Both girls, it turned out, were very pro-Obama.

“In government the other day, the teacher gave us a list of all the candidates’ positions, and you had to check which ones you agreed with but you couldn’t see if it was Obama or McCain,” the other said. “And Scott, who’s totally for McCain, ended up agreeing with Obama over fifty percent of the time. We were ragging on him all day.”

Her friend laughed and replied, “Even though the teachers aren’t allowed to, like, talk about their views, you can tell they’re for Obama. My history teacher dressed up as Sarah Palin for Halloween, so you know he’s not voting McCain.”
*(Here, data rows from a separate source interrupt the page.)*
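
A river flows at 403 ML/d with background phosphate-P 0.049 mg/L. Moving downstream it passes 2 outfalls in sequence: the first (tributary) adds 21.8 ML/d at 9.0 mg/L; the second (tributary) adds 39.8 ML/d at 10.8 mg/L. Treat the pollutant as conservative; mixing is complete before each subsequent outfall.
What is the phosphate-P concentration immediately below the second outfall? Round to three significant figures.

1.39 mg/L

Outfall 1: combined Q = 424.8 ML/d; C = (403.0·0.04900 + 21.80·9.000)/424.8 = 0.5083 mg/L.
Outfall 2: combined Q = 464.6 ML/d; C = (424.8·0.5083 + 39.80·10.80)/464.6 = 1.390 mg/L.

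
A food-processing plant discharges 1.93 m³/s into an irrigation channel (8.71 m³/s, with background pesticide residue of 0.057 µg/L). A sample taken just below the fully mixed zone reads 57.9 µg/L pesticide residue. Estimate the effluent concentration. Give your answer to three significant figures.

319 µg/L

Mass balance: 8.710·0.05700 + 1.930·Cₑ = 10.64·57.90
→ Cₑ = (10.64·57.90 − 8.710·0.05700) / 1.930 = 318.9 µg/L.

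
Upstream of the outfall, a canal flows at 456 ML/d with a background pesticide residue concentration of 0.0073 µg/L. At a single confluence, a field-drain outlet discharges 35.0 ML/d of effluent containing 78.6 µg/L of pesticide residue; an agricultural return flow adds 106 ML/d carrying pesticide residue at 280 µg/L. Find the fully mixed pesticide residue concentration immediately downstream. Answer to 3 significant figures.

Mass balance: C = (456.0·0.007300 + 35.00·78.60 + 106.0·280.0) / 597.0 = 32430/597.0 = 54.33 µg/L.

54.3 µg/L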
* Some voting words of wisdom from John Waters, via his Pecker DVD audio commentary: “I give, in my college lectures, I tell all the people, ‘When you vote this week’ — last week was the election — ‘you know, cruise people in the line.’ It makes it more interesting. Or think sexual thoughts. At least play with yourself a little in the voting booth. It will really perk up the dreary experience of voting. No one gets horny in a voting booth. It’s the most un-American thing you can possibly do. And they’re very much like peep shows, they’re just lacking glory holes.”